Intellectually I understood that the kid was being dumb and didn’t fully grasp the impact of his actions, but as a human being, I had the opposite reaction of the boyfriend and had the anti-Arctic reaction. At some point, you have to stop saving the kid and save yourself. In theory, save the child no matter what, but in reality, at some point, that kid has to learn to stop doing stupid crap, and the only way that he is going to learn is if he experiences serious consequences to his actions. At the end of the movie, he pulls the same crap with his mother and one of the rescuers. He has learned nothing! Yes, the kid may die, and the relationship is definitely over, but I’m not dying for some kid who is literally doing his best to kill me and his little self. I know that the boyfriend’s selfless, unconditional commitment to the child and his girlfriend is supposed to be moving and reflect how invested he is in this relationship. By the end of Three Peaks, I was aggravated with all these people. He is a better person than me. I would have bounced when the kid tried to slash his wrist. I don’t love anyone more than me. At least mention it to your girlfriend and let her be the disciplinarian since she is acting more distant and suddenly concerned about boundaries.

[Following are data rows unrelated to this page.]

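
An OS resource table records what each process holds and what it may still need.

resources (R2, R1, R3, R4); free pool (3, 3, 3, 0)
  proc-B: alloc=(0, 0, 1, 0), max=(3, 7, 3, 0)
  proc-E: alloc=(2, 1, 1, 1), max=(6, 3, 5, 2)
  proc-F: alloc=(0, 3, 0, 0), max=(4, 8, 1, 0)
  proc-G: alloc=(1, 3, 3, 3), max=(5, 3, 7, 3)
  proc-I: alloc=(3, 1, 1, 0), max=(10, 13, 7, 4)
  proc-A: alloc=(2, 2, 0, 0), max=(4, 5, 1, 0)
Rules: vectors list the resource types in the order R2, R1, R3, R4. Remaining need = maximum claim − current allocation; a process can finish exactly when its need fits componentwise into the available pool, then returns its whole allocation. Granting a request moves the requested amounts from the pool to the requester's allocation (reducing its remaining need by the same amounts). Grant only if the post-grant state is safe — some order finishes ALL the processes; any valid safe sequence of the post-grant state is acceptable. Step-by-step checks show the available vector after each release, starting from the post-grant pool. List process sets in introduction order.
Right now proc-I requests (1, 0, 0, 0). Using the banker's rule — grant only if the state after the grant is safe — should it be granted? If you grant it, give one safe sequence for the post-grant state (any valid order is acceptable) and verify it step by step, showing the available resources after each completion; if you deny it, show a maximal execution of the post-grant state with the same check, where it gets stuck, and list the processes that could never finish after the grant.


GRANT — the state after the grant stays safe, e.g. via proc-A, proc-F, proc-B, proc-G, proc-E, proc-I.
Key observation: (2, 3, 3, 0) free after granting still covers proc-A first, and each release covers the next.
Verifying the post-grant state step by step:
  pool = (2, 3, 3, 0)
  proc-A: need (2, 3, 1, 0) fits (2, 3, 3, 0); releases (2, 2, 0, 0), pool now (4, 5, 3, 0)
  proc-F: need (4, 5, 1, 0) fits (4, 5, 3, 0); releases (0, 3, 0, 0), pool now (4, 8, 3, 0)
  proc-B: need (3, 7, 2, 0) fits (4, 8, 3, 0); releases (0, 0, 1, 0), pool now (4, 8, 4, 0)
  proc-G: need (4, 0, 4, 0) fits (4, 8, 4, 0); releases (1, 3, 3, 3), pool now (5, 11, 7, 3)
  proc-E: need (4, 2, 4, 1) fits (5, 11, 7, 3); releases (2, 1, 1, 1), pool now (7, 12, 8, 4)
  proc-I: need (6, 12, 6, 4) fits (7, 12, 8, 4); releases (4, 1, 1, 0), pool now (11, 13, 9, 4)


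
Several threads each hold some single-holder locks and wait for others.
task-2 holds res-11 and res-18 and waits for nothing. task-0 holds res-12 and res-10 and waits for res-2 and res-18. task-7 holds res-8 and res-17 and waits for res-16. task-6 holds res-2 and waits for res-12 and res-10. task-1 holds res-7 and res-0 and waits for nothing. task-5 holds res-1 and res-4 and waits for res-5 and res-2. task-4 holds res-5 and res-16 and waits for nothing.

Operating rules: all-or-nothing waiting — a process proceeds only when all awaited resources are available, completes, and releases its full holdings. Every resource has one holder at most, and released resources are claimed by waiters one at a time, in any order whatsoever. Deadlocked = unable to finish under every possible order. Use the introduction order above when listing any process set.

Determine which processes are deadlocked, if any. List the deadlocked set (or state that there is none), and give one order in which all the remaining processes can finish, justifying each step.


Deadlocked set: task-0, task-6 and task-5.
Key observation: the waits loop around task-0 -> task-6 -> task-0 with no way out; task-5 waits into the deadlock from upstream.
The rest can finish in the order task-2, task-1, task-4, task-7.
Verifying each step:
  task-2: no waits; runs immediately, freeing res-11 and res-18
  task-1: no waits; runs immediately, freeing res-7 and res-0
  task-4: no waits; runs immediately, freeing res-5 and res-16
  task-7 waits on res-16 — all released -> runs and releases res-8 and res-17


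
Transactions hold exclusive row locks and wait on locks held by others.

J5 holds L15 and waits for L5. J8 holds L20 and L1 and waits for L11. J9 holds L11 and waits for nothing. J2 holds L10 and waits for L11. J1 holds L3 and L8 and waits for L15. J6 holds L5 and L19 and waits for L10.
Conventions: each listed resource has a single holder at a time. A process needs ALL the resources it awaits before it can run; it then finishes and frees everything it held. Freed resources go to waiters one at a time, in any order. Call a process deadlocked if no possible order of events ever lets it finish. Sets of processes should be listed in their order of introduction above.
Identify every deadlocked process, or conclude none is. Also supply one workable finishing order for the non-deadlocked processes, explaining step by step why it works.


Nothing here is deadlocked.
Key observation: the waits form no ring: some process can always run, and its releases unblock the others one by one.
The rest can finish in the order J9, J2, J8, J6, J5, J1.
Walking it through:
  J9 waits on nothing -> runs at once and releases L11
  J2: everything it awaited (L11) is free; runs, freeing L10
  J8: everything it awaited (L11) is free; runs, freeing L20 and L1
  J6: everything it awaited (L10) is free; runs, freeing L5 and L19
  J5: everything it awaited (L5) is free; runs, freeing L15
  J1: everything it awaited (L15) is free; runs, freeing L3 and L8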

Also even though the girlfriend should be crucial to Three Peaks since she is what emotionally ties everyone together, she felt underwritten and superficial. She stays behind while the others hike so she can work. What is her work? Why can’t it wait? Who knows! Also maybe it is a European thing, but if you are so worried about your son getting confused with what role the boyfriend plays versus his father, why would you encourage him to sleep in the same space as you and your boyfriend or at least, couldn’t she temporarily stop sleeping in the space with the boyfriend in the new environment so when your son does want to sleep with you, he isn’t also sleeping with your boyfriend as if he is the father. I never really got a strong sense of her as a person. It felt as if they should have had that conversation ages ago. I normally don’t like a lot of exposition coming out of a character’s mouth and prefer when a movie just throws us into a situation to let us figure out what is going on like in the real world, but it did not work here.
I did like how Three Peaks organically informed us that the boyfriend wasn’t the father because if a viewer didn’t see the preview, a viewer wouldn’t know based on the boyfriend and child’s initial closeness that they weren’t father and son. When the rescuers casually say something like, “Let’s find the father,” it is a true gut punch because no one is really looking out for the boyfriend, not even himself.
The way that the boyfriend and child got into danger felt contrived. At dawn, he just randomly puts the boy on his back, and they go hiking. At this point, their relationship is complete trash so on one hand, maybe you try to get some alone time to work things out and recapture the earlier magic, but ON A MOUNTAIN! Again maybe it makes sense if you’re from a mountainous region, but it seemed as if the kid should not have wanted to go so easily and that early just on principle. Up to this point, the kid has been exponentially difficult, but now he wants to hike on your back.
Three Peaks absolutely did not work for me as a meditation on the complicated dynamic of an awkwardly assembled family showing fractures. It relied too much on the acting and the landscape to carry a story that didn’t seem to exist, wasn’t well thought out or not communicated to the viewers. Whoever made the preview should have made the movie.